Research against eating meat has been mounting steadily over the past few years, as beef and other types of meat have been linked to cancer, heart disease, and a number of other conditions. Yet a new study reports that even vegetarians aren’t even safe from looming threats of cancer and heart disease.

fresh organic vegetables

According to a recent study conducted at Cornell University, a long-term vegetarian diet can change a person’s DNA, making them susceptible to the inflammation that increases the risk for both heart disease and colon cancer.

For the study, the researchers looked at the Indian population, where a majority of people consume a plant-based diet. Of this population, 70% of people had a higher frequency of a specific gene mutation, which was found in only 20% of meat-eating Americans.

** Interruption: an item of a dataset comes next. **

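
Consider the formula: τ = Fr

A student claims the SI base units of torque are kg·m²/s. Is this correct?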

Called rs66698963, the mutation is found within the FADs2 gene. The mutation allows vegetarians to absorb omega-6 fatty acids from plants, aiding overall health and nutrient absorption. However, this mutation also increase the amount of arachidonic acid in the body, a type of omega-6 fatty acid that in excess leads to disease-causing inflammation.

For vegetarians, the mutated gene instead converts fatty acids in plant-based foods into arachidonic acid. That means that when vegetarians consume omega-3 containing inflammation-fighting foods such as walnuts, the body is unable to to utilize these nutrients.

Previous research has shown that vegetarians have a 40% higher risk of colon cancer compared to meat eaters. The study helps to explain this trend.

Additionally, the researchers believe that their findings may be a contributing factor to the increased incidence of chronic disease in certain developing countries.

While it seems neither vegetarians nor heavy meat eaters are safe these days, the key to perfect health might just be good old balance. Nutritional experts recommend eating two-and-a-half cups of fruit and two-and-a-half to three cups of vegetables per day, paired with a lean protein packed with omega fatty acids, such as salmon.